Maybe Sony will, too. Maines says she never had a problem with "the machine at Sony," the marketing and promotion departments that pushed Fly and Wide Open Spaces in front of so many eyes and ears; the Chicks' beef was with the payroll people. But she admits to mixed feelings about the settlement. They're happy with their new contract, but did they do enough for the industry? Did holstering their guns mean some other artist will be taken down in the line of duty?

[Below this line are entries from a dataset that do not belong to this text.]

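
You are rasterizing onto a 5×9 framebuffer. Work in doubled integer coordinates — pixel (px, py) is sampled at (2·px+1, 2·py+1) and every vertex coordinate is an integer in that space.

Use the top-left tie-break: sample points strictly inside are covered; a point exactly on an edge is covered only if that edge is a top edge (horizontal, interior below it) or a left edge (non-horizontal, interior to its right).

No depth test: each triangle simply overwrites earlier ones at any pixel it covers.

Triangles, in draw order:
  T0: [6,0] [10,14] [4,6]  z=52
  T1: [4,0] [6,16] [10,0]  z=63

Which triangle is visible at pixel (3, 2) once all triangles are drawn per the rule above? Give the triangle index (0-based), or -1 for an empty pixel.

T0:
  2·area = 52
  edge (6, 0)→(10, 14): d=(4,14) right/bottom  bias=-1
  edge (10, 14)→(4, 6): d=(-6,-8) top-left  bias=+0
  edge (4, 6)→(6, 0): d=(2,-6) top-left  bias=+0
    (2,1)@(5, 3): e=[26,26,0] → █  [on edge]
    (3,1)@(7, 3): e=[-2,42,12] → ·
    (2,2)@(5, 5): e=[34,14,4] → █
    (3,2)@(7, 5): e=[6,30,16] → █
    (4,2)@(9, 5): e=[-22,46,28] → ·
    (2,3)@(5, 7): e=[42,2,8] → █
    (4,3)@(9, 7): e=[-14,34,32] → ·
    (1,4)@(3, 9): e=[78,-26,0] → ·  [on edge]
    (2,4)@(5, 9): e=[50,-10,12] → ·
    (3,4)@(7, 9): e=[22,6,24] → █
    (4,4)@(9, 9): e=[-6,22,36] → ·
    (3,5)@(7, 11): e=[30,-6,28] → ·
    (0,7)@(1, 15): e=[130,-78,0] → ·  [on edge]
  covered (7 px):
    · · · · ·
    · · █ · ·
    · · █ █ ·
    · · █ █ ·
    · · · █ ·
    · · · · █
    · · · · ·
    · · · · ·
    · · · · ·
T1:
  2·area = 96  (B↔C swapped to make it positive)
  edge (4, 0)→(10, 0): d=(6,0) top-left  bias=+0
  edge (10, 0)→(6, 16): d=(-4,16) right/bottom  bias=-1
  edge (6, 16)→(4, 0): d=(-2,-16) top-left  bias=+0
    (2,0)@(5, 1): e=[6,76,14] → █
    (3,0)@(7, 1): e=[6,44,46] → █
    (4,0)@(9, 1): e=[6,12,78] → █
    (2,1)@(5, 3): e=[18,68,10] → █
    (2,2)@(5, 5): e=[30,60,6] → █
    (4,2)@(9, 5): e=[30,-4,70] → ·
    (2,3)@(5, 7): e=[42,52,2] → █
    (4,3)@(9, 7): e=[42,-12,66] → ·
    (2,4)@(5, 9): e=[54,44,-2] → ·
    (3,4)@(7, 9): e=[54,12,30] → █
    (4,4)@(9, 9): e=[54,-20,62] → ·
    (3,5)@(7, 11): e=[66,4,26] → █
  covered (12 px):
    · · █ █ █
    · · █ █ █
    · · █ █ ·
    · · █ █ ·
    · · · █ ·
    · · · █ ·
    · · · · ·
    · · · · ·
    · · · · ·

Z-buffer (winner per pixel, '.' = empty):
  . . 1 1 1
  . . 1 1 1
  . . 1 1 .
  . . 1 1 .
  . . . 1 .
  . . . 1 0
  . . . . .
  . . . . .
  . . . . .

Result: 1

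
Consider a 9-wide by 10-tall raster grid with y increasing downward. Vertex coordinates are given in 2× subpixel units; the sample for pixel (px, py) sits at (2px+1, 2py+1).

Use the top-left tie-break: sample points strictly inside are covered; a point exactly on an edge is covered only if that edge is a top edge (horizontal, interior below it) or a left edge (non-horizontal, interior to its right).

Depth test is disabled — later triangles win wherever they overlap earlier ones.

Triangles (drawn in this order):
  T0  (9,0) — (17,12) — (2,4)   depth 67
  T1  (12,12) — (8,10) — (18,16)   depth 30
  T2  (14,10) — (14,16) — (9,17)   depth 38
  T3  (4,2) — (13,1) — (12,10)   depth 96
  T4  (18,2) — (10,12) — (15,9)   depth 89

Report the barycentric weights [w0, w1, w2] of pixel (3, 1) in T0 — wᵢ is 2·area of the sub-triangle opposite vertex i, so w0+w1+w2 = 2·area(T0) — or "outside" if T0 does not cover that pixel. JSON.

T0:
  2·area = 116
  edge (9, 0)→(17, 12): d=(8,12) right/bottom  bias=-1
  edge (17, 12)→(2, 4): d=(-15,-8) top-left  bias=+0
  edge (2, 4)→(9, 0): d=(7,-4) top-left  bias=+0
    (4,0)@(9, 1): e=[8,101,7] → █
    (5,0)@(11, 1): e=[-16,117,15] → ·
    (2,1)@(5, 3): e=[72,39,5] → █
    (3,1)@(7, 3): e=[48,55,13] → █
    (5,1)@(11, 3): e=[0,87,29] → ·  [on edge]
    (2,2)@(5, 5): e=[88,9,19] → █
    (5,2)@(11, 5): e=[16,57,43] → █
    (6,2)@(13, 5): e=[-8,73,51] → ·
    (2,3)@(5, 7): e=[104,-21,33] → ·
    (3,3)@(7, 7): e=[80,-5,41] → ·
    (4,3)@(9, 7): e=[56,11,49] → █
    (6,3)@(13, 7): e=[8,43,65] → █
    (7,4)@(15, 9): e=[0,29,87] → ·  [on edge]
  covered (12 px):
    · · · · █ · · · ·
    · · █ █ █ · · · ·
    · · █ █ █ █ · · ·
    · · · · █ █ █ · ·
    · · · · · · █ · ·
    · · · · · · · · ·
    · · · · · · · · ·
    · · · · · · · · ·
    · · · · · · · · ·
    · · · · · · · · ·
T1:
  2·area = 4  (B↔C swapped to make it positive)
  edge (12, 12)→(18, 16): d=(6,4) right/bottom  bias=-1
  edge (18, 16)→(8, 10): d=(-10,-6) top-left  bias=+0
  edge (8, 10)→(12, 12): d=(4,2) right/bottom  bias=-1
    (1,3)@(3, 7): e=[6,0,-2] → ·  [on edge]
    (6,6)@(13, 13): e=[2,0,2] → █  [on edge]
    (7,6)@(15, 13): e=[-6,12,-2] → ·
    (6,7)@(13, 15): e=[14,-20,10] → ·
  covered (1 px):
    · · · · · · · · ·
    · · · · · · · · ·
    · · · · · · · · ·
    · · · · · · · · ·
    · · · · · · · · ·
    · · · · · · · · ·
    · · · · · · █ · ·
    · · · · · · · · ·
    · · · · · · · · ·
    · · · · · · · · ·
T2:
  2·area = 30
  edge (14, 10)→(14, 16): d=(0,6) right/bottom  bias=-1
  edge (14, 16)→(9, 17): d=(-5,1) right/bottom  bias=-1
  edge (9, 17)→(14, 10): d=(5,-7) top-left  bias=+0
    (6,6)@(13, 13): e=[6,16,8] → █
    (7,6)@(15, 13): e=[-6,14,22] → ·
    (5,7)@(11, 15): e=[18,8,4] → █
    (7,7)@(15, 15): e=[-6,4,32] → ·
    (4,8)@(9, 17): e=[30,0,0] → ·  [on edge]
    (5,8)@(11, 17): e=[18,-2,14] → ·
    (6,8)@(13, 17): e=[6,-4,28] → ·
  covered (3 px):
    · · · · · · · · ·
    · · · · · · · · ·
    · · · · · · · · ·
    · · · · · · · · ·
    · · · · · · · · ·
    · · · · · · · · ·
    · · · · · · █ · ·
    · · · · · █ █ · ·
    · · · · · · · · ·
    · · · · · · · · ·
T3:
  2·area = 80
  edge (4, 2)→(13, 1): d=(9,-1) top-left  bias=+0
  edge (13, 1)→(12, 10): d=(-1,9) right/bottom  bias=-1
  edge (12, 10)→(4, 2): d=(-8,-8) top-left  bias=+0
    (1,0)@(3, 1): e=[-10,90,0] → ·  [on edge]
    (6,0)@(13, 1): e=[0,0,80] → ·  [on edge]
    (2,1)@(5, 3): e=[10,70,0] → █  [on edge]
    (3,1)@(7, 3): e=[12,52,16] → █
    (4,1)@(9, 3): e=[14,34,32] → █
    (5,1)@(11, 3): e=[16,16,48] → █
    (6,1)@(13, 3): e=[18,-2,64] → ·
    (2,2)@(5, 5): e=[28,68,-16] → ·
    (3,2)@(7, 5): e=[30,50,0] → █  [on edge]
    (6,2)@(13, 5): e=[36,-4,48] → ·
    (3,3)@(7, 7): e=[48,48,-16] → ·
    (4,3)@(9, 7): e=[50,30,0] → █  [on edge]
    (5,4)@(11, 9): e=[70,10,0] → █  [on edge]
    (6,5)@(13, 11): e=[90,-10,0] → ·  [on edge]
    (7,6)@(15, 13): e=[110,-30,0] → ·  [on edge]
    (8,7)@(17, 15): e=[130,-50,0] → ·  [on edge]
    (5,9)@(11, 19): e=[160,0,-80] → ·  [on edge]
  covered (10 px):
    · · · · · · · · ·
    · · █ █ █ █ · · ·
    · · · █ █ █ · · ·
    · · · · █ █ · · ·
    · · · · · █ · · ·
    · · · · · · · · ·
    · · · · · · · · ·
    · · · · · · · · ·
    · · · · · · · · ·
    · · · · · · · · ·
T4:
  2·area = 26  (B↔C swapped to make it positive)
  edge (18, 2)→(15, 9): d=(-3,7) right/bottom  bias=-1
  edge (15, 9)→(10, 12): d=(-5,3) right/bottom  bias=-1
  edge (10, 12)→(18, 2): d=(8,-10) top-left  bias=+0
    (7,3)@(15, 7): e=[6,10,10] → █
    (8,3)@(17, 7): e=[-8,4,30] → ·
    (6,4)@(13, 9): e=[14,6,6] → █
    (7,4)@(15, 9): e=[0,0,26] → ·  [on edge]
    (5,5)@(11, 11): e=[22,2,2] → █
    (6,5)@(13, 11): e=[8,-4,22] → ·
    (5,6)@(11, 13): e=[16,-8,18] → ·
    (2,7)@(5, 15): e=[52,0,-26] → ·  [on edge]
  covered (3 px):
    · · · · · · · · ·
    · · · · · · · · ·
    · · · · · · · · ·
    · · · · · · · █ ·
    · · · · · · █ · ·
    · · · · · █ · · ·
    · · · · · · · · ·
    · · · · · · · · ·
    · · · · · · · · ·
    · · · · · · · · ·

Result: [55,13,48]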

"We wouldn't have settled, but..." She trails off, trying to find the right words. "You know, I think we set out to sort of make a difference in the entire music industry. And at first I didn't think we had done that. And now, Martie just went to these hearings in Sacramento, and we've been to them before, and she's just saying that the vibe in the courtroom is that things are going to change. You know, I don't know how much we had to do with that. Hopefully, with our ongoing support on the RAC and for artists' rights, we can have a hand in at least supporting some changes in our industry. But you know, in our contract, we'd hoped to have, 'You can never put this in anybody's contract ever again.'" She laughs at the foolish, if admirable, goal. "It was higher hopes. We can't, you know; we're three individuals who're taking on not only Sony Music, but the way that the entire record industry is run. So we couldn't do all of that."